As I’ve been thinking about the revision of our FYC program, I’ve been breaking this business down into its component parts. Fundamentally, if we truly want to revise our program, that means faculty and students doing different things from what they are doing now. So this morning I was thinking about these component parts in terms of time.
Let’s say my job is 45% teaching, 45% research, and 10% service. (It’s probably more like 45/30/25 with most of my research getting done in the summer when I’m off-contract, but you get the idea.) So I’m on a 3/3 load, which means that each course is 15% of my workload. Let’s say I work a 50-hr week, that might mean, time-wise, that I’m spending 7.5 hours/week on each class. How does that break down?
- Classes meet for 3 hr/wk
- 1 hr a week doing the reading for the course (a very conservative estimate, though maybe about right for an FYC course).
- 1.5 hours spent in course prep, office hours, bookkeeping, responding to e-mails, etc.

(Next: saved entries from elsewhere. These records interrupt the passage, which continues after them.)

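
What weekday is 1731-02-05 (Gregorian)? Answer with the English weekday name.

Monday

2353330 ≡ 0 (mod 7); counting from Monday = 0 gives Monday.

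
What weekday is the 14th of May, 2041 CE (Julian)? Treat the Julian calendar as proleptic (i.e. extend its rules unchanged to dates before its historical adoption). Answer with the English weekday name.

This is JDN 2466667 (27 May 2041 Gregorian).
JDN 2466667 mod 7 = 0, and JDN 0 was a Monday, so this is a Monday.

Monday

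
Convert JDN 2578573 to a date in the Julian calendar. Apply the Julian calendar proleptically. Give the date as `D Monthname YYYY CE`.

1 October 2347 CE

JDN 2578573 is 17 October 2347 in the Gregorian calendar.
In the Julian calendar that day is 1 October 2347 CE.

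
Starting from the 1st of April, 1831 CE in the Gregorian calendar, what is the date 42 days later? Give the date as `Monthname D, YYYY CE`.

May 13, 1831 CE

Counting 42 days forward from JDN 2389909 reaches JDN 2389951, which is May 13, 1831 CE.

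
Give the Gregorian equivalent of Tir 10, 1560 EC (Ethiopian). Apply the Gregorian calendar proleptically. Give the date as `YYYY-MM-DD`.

1568-01-16

Both dates share Julian Day Number 2293775; in the Gregorian calendar that is 16 January 1568 CE.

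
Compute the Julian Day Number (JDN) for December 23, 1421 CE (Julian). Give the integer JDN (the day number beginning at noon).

Equivalently 1 January 1422 (proleptic Gregorian).
JDN 2451545 is 1 January 2000 CE (Gregorian); the target day is −211110 days from there, so JDN = 2240435.

2240435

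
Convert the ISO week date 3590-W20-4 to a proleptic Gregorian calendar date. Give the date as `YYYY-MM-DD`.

ISO week 1 of 3590 is the week containing the first Thursday of 3590.
Week 20, day 4 (Thursday) lands on 3590-05-17.

3590-05-17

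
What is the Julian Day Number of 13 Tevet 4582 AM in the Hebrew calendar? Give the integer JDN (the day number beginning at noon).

2021273

In the proleptic Gregorian calendar the same day is 15 December 821.
JDN 2451545 is 1 January 2000 CE (Gregorian); the target day is −430272 days from there, so JDN = 2021273.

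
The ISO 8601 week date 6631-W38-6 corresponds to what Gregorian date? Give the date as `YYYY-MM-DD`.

ISO week 1 of 6631 is the week containing the first Thursday of 6631.
Week 38, day 6 (Saturday) lands on 6631-09-24.

6631-09-24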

- 2 hours a week responding to student writing
Two hours a week on student writing or 30 hours a semester. Let’s say I have 20 students. That works out to 1.5 hours per student per semester. In our current FYC course, it would be typical to evaluate at least 3 essays, plus a mid-term and final portfolio. So I can devote 15 minutes to each essay and still have time to meet for one 15 minute conference. Of course I don’t really calculate my time in that fashion, but that’s one way to look at it.
Interestingly, if you look at our full-time lecturers with 100% teaching responsibilities and 4/4 teaching loads, things change somewhat. They might be able to spend 10 hours a week per course (assuming a 40-hour work week). That would open up an additional 2.5 hours per week or say 35 hours a semester, giving you 3 hours per student. You might even increase this slightly if teaching multiple sections reduces prep-time. (Though let me say that that’s a lot of hard work!)
Anyway, my point isn’t really to look at the difference between different ranks of faculty, though I think this does indicate that instructors might be in a better position to provide the kind of one-on-one support many students require (and I believe they often do provide better support of this kind).
My point instead is to suggest that one way of rethinking an FYC program is to ask how we are going to make use of our time.